Mirja devint grosse de la façon de Panther ; Jocanam, confus et désespéré, quitta Bethléem, et alla se cacher dans la Babylonie, où il y avait encore beaucoup de Juifs. La conduite de Mirja la déshonora ; son fils Jésu ou Jeschut fut déclaré bâtard par les juges de la ville. Quand il fut parvenu à l’âge d’aller à l’école publique, il se plaça parmi les enfants légitimes ; on le fit sortir de ce rang : de là son animosité contre les prêtres, qu’il manifesta quand il eut atteint l’âge mûr ; il leur prodigua les injures les plus atroces, les appelant races de vipères[1], sépulcres blanchis[2]. Enfin, ayant pris querelle avec le Juif Judas sur quelque matière d’intérêt, comme sur des points de religion, Judas le dénonça au sanhédrin[3] ; il fut arrêté, se mit à pleurer, demanda pardon, mais en vain : on le fouetta, on le lapida, et ensuite on le pendit.
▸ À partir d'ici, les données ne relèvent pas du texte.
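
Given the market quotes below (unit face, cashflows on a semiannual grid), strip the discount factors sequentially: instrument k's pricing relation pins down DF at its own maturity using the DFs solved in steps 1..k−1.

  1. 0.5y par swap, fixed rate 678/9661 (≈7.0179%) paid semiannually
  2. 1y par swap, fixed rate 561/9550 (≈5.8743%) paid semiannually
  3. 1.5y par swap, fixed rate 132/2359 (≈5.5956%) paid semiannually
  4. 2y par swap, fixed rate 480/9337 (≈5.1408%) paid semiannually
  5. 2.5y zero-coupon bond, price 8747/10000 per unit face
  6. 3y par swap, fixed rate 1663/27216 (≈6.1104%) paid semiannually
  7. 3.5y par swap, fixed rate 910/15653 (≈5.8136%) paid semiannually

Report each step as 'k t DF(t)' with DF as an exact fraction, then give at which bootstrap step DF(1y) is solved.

1 1/2 9661/10000
2 1 9439/10000
3 3/2 1151/1250
4 2 113/125
5 5/2 8747/10000
6 3 8337/10000
7 7/2 409/500
DF(1y) is solved at step 2

step 1 [0.5y] swap r/2=339/9661: DF=(1 − 339/9661·(0))/(1+339/9661) = 9661/10000 ≈ 0.966100
step 2 [1y] swap r/2=561/19100: DF=(1 − 561/19100·(0.966100))/(1+561/19100) = 9439/10000 ≈ 0.943900
step 3 [1.5y] swap r/2=66/2359: DF=(1 − 66/2359·(0.966100+0.943900))/(1+66/2359) = 1151/1250 ≈ 0.920800
step 4 [2y] swap r/2=240/9337: DF=(1 − 240/9337·(0.966100+0.943900+0.920800))/(1+240/9337) = 113/125 ≈ 0.904000
step 5 [2.5y] zero: DF = P = 8747/10000 ≈ 0.874700
step 6 [3y] swap r/2=1663/54432: DF=(1 − 1663/54432·(0.966100+0.943900+0.920800+0.904000+0.874700))/(1+1663/54432) = 8337/10000 ≈ 0.833700
step 7 [3.5y] swap r/2=455/15653: DF=(1 − 455/15653·(0.966100+0.943900+0.920800+0.904000+0.874700+0.833700))/(1+455/15653) = 409/500 ≈ 0.818000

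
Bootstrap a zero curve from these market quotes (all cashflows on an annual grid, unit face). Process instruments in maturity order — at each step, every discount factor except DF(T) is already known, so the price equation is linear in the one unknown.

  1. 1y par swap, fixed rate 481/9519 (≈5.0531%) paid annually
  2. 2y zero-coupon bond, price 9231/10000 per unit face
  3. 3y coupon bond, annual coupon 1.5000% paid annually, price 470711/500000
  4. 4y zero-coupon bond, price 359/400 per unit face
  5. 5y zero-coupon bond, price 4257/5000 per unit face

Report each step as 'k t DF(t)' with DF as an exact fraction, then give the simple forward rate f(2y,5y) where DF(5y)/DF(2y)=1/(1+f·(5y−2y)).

step 1 [1y] swap r/1=481/9519: DF=(1 − 481/9519·(0))/(1+481/9519) = 9519/10000 ≈ 0.951900
step 2 [2y] zero: DF = P = 9231/10000 ≈ 0.923100
step 3 [3y] bond c/1=3/200: DF=(470711/500000 − 3/200·(0.951900+0.923100))/(1+3/200) = 4499/5000 ≈ 0.899800
step 4 [4y] zero: DF = P = 359/400 ≈ 0.897500
step 5 [5y] zero: DF = P = 4257/5000 ≈ 0.851400

1 1 9519/10000
2 2 9231/10000
3 3 4499/5000
4 4 359/400
5 5 4257/5000
f(2y,5y) = ((9231/10000)/(4257/5000) − 1)/(3) = 239/8514 ≈ 2.8071%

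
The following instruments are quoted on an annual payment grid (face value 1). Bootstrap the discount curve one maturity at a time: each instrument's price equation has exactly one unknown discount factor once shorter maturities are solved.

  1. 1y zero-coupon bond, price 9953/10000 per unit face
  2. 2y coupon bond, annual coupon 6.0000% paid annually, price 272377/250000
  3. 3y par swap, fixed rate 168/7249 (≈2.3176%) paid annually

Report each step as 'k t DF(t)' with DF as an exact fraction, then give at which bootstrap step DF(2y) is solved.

1 1 9953/10000
2 2 1943/2000
3 3 583/625
DF(2y) is solved at step 2

step 1 [1y] zero: DF = P = 9953/10000 ≈ 0.995300
step 2 [2y] bond c/1=3/50: DF=(272377/250000 − 3/50·(0.995300))/(1+3/50) = 1943/2000 ≈ 0.971500
step 3 [3y] swap r/1=168/7249: DF=(1 − 168/7249·(0.995300+0.971500))/(1+168/7249) = 583/625 ≈ 0.932800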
Telle est la substance de cette histoire. On y ajouta depuis des fables insipides, des miracles impertinents, qui firent grand tort au fond ; mais le livre était connu dans le second siècle ; Celse le cita, Origène le réfuta ; il nous est parvenu fort défiguré.

Ce fond que je viens de citer est certainement plus croyable, plus naturel, plus conforme à ce qui se passe tous les jours dans le monde qu’aucun des cinquante Évangiles des christicoles. Il est plus vraisemblable que Joseph Panther avait fait un enfant à Mirja qu’il ne l’est qu’un ange soit venu par les airs faire un compliment de la part de Dieu à la femme d’un charpentier, comme Jupiter envoya Mercure auprès d’Alcmène[4].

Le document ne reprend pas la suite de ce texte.